Lakshmi Kumaran & Sridharan AttorneysAn ISO 9001 / 27001 certified law firm

Director’s liability – ‘Alter ego’ and attribution of acts of companies

20 January, 2015

The Supreme Court of India has, on 9-1-2015, held that when the company is the offender, vicarious liability of the Directors cannot be imputed automatically, in the absence of any statutory provision to this effect. The Court in this regard set aside the Order of the special magistrate which had treated Managing Directors of specified companies as “alter ego” of their respective companies and had held that the acts of the companies are “to be attributed and imputed to them”. The court in the order impugned before the Apex court had found that the appellants (Directors) were prima facie, controlling the affairs of the said three companies and, therefore, represented the directing mind and will of each company. Noting that the principle of ‘alter ego’ was applied in number of earlier judgements to impute the criminal content to the body corporate and not vice versa, the court held that otherwise there has to be a specific act attributed to the Director or any other person allegedly in control and management of the company, to the effect that such a person was responsible for the acts committed by or on behalf of the company. It was observed that the impugned order had not recorded satisfaction of the magistrate, by mentioning the role played by the Directors which would bring them within criminal net.

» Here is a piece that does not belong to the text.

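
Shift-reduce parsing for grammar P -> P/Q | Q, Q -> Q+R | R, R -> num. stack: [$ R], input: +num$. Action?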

Further, noting the importance of the words ‘sufficient grounds for proceeding’ appearing in the provisions, the court held that the order is liable to be set aside if no reasons, not necessarily detailed, are given therein while coming to the conclusion that there is prima facie case against the accused. It was observed that these words which amply suggest that an opinion is to be formed only after due application of mind, that there is sufficient basis for proceeding against the said accused, and formation of such an opinion is to be stated in the order itself. The court in this regard in this case of Sunil Bharti Mittal v. Central Bureau of Investigation also observed that a person ought not to be dragged into court merely because a complaint has been filed.